PS chumba comissão para acompanhamento das políticas de coesão

 

Lusa/AO Online   Regional   6 de Dez de 2011, 06:38

A maioria socialista rejeitou hoje na Comissão de Economia da Assembleia Legislativa dos Açores uma proposta apresentada pelo PSD para a criação de uma comissão eventual para acompanhar as políticas de coesão no arquipélago.

O presidente da comissão, José do Rego, disse à Agência Lusa, no final da reunião, que os deputados socialistas entenderam que “não era necessário mais uma comissão para efetuar o trabalho de acompanhamento das políticas de coesão”, acrescentando que a matéria vai continuar a ser acompanhada pela Comissão de Economia.

O PSD pretendia que fosse criada uma comissão eventual de acompanhamento, considerando que as políticas de coesão do governo regional socialista registaram um “falhanço histórico”, uma vez que em cinco das nove ilhas do arquipélago “o risco de desertificação é evidente”.
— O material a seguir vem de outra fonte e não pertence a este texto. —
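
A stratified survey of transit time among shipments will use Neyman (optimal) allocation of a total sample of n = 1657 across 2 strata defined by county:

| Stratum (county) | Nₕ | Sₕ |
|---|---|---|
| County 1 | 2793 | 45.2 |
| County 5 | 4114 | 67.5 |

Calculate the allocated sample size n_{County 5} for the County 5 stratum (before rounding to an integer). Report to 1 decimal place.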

Para os social-democratas, o Plano Estratégico para a Coesão dos Açores (PECA) recentemente lançado pelo Executivo socialista “é o reconhecimento, de papel passado, do histórico falhanço” das políticas de coesão na região.
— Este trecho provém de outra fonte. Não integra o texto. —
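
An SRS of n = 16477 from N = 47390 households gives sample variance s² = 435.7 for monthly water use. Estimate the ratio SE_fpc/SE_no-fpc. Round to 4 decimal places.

0.8077

f = n/N = 16477/47390 = 0.34768939.
SE_no-fpc = √(s²/n) = 0.16261279; SE_fpc = √((1−f)s²/n) = 0.13133544.
Ratio = √(1−f) = 0.80765749.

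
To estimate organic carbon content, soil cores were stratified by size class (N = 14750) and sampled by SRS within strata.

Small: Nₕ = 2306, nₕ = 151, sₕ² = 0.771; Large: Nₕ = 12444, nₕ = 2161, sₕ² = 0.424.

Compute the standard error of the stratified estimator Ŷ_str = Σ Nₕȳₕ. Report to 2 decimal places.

Var(Ŷ_str) = Σₕ Nₕ²(1 − fₕ)sₕ²/nₕ.
Small: 2306²·(1 − 151/2306)·0.771/151 = 25373.712.
Large: 12444²·(1 − 2161/12444)·0.424/2161 = 25106.775.
Sum = 50480.487.
SE = √(50480.487) = 224.68.

224.68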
Na votação da proposta, o CDS/PP e o BE abstiveram-se, reservando a sua posição para a discussão em plenário.

Na reunião de hoje da Comissão de Economia, a maioria socialista também rejeitou uma proposta do PPM que recomendava ao Governo Regional a ampliação, modernização e diversificação das valências do Porto da Casa, na ilha do Corvo.

Os socialistas alegaram que o Executivo anunciou na última visita estatutária à ilha do Corvo a realização de um estudo para avaliar que tipo de valências será possível realizar naquela infraestrutura portuária.

A Comissão de Economia rejeitou ainda o aumento do complemento regional ao salário mínimo nacional, na sequência de uma petição apresentada nesse sentido, subscrita por 1.130 pessoas.

A posição da comissão foi aprovada pelo PS, PSD e CDS/PP, mas recebeu o voto contra do BE, que é favorável a um aumento daquela prestação social.